Quelque 3000 ouvriers, à majorité irlandais, s’échineront sur ce chantier titanesque dans des conditions de travail exécrables. Des tranchées profondes creusées à la pelle, et asséchées par des pompes, sont créées pour extraire des tonnes de pierres et de sédiments du lit du fleuve, à l’aide de chariots et d’attelages de chevaux de trait. Sur le chantier, on compte 450 tailleurs de pierre et plus de 500 marins affectés aux manoeuvres de 74 barges et deux remorqueurs à vapeur. Toutes les pièces d’acier seront conçues en Angleterre.

Cinq ans, cinq mois et 1 500 000 rivets d’acier plus tard, l’ouvrage sera inauguré le 26 août 1860 par le prince de Galles au nom de la reine Victoria.

Construit pour accueillir une structure tubulaire en acier aux allures de métro, le pont sera reconfiguré quelques années plus tard quand les locomotives, d’abord actionnées par la combustion du bois, sont converties au charbon. Mais dans les voitures, les passagers sont grandement incommodés par la fumée noire du charbon. Pour permettre une meilleure aération, le tube sera remplacé par l’actuelle structure en treillis d’acier, érigée en grande partie par des Mohawks de Kahnawake. Deux voies de tramways sont ajoutées à la fin du XIXe siècle.

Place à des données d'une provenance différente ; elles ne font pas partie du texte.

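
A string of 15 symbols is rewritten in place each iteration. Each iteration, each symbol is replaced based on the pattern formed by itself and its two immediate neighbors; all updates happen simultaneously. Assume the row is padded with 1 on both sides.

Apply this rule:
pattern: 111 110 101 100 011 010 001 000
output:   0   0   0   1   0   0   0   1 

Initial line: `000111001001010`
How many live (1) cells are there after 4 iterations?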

Les mêmes modes de construction épiques ont marqué la construction du pont de Québec qui, de triste mémoire, s’est effondré deux fois en cours de construction, entraînant dans la mort 90 ouvriers en 1907, puis 13 autres en 1916. Emprisonnés dans des caissons de bois sans fond déplacés puis plongés au milieu du fleuve, les ouvriers y creusaient les fondations sous l’eau, ravitaillés grâce à de l’air comprimé propulsé. Pour le pilier sud, il faudra creuser 80 pieds pour atteindre le roc, et 55 pieds pour le pilier nord. Finalement terminé en 1917, le pont de Québec, lui aussi inauguré par le prince de Galles, devient alors le plus long pont suspendu au monde.

2 commentaires
  • Robert Paré - Abonné 19 mars 2016 08 h 57

    Le pont Victoria, l'ancêtre qui tient toujours tête

    Bonjour,

    On mentionne dans cet article qu'à son inauguration le pont de Québec était le plus long pont suspendu au monde. En fait ce n'est pas un pont suspendu comme son voisin le pont Pierre Laporte. C'est plutôt une pont en porte-à-faux ou "cantilever". Il est toutefois exact de dire qu'il possède la plus longue portée au monde.

    Robert Paré, ing.
    Québec

  • Sylvain Auclair - Abonné 19 mars 2016 11 h 06

    Lui aussi inauguré par le Prince de Galles?

    La fils aîné de la reine Victoria, qui était prince de Galles en 1860, avait eu le temps de devenir roi et de mourir avant 1917. Alors, si le pont de Québec a lui aussi été inauguré par le prince de Galles, c'était le petit-fils du précédent, celui qui allait devenir roi pour quelques mois en 1936, sous le nom d'Édouard VIII, avant d'abdiquer.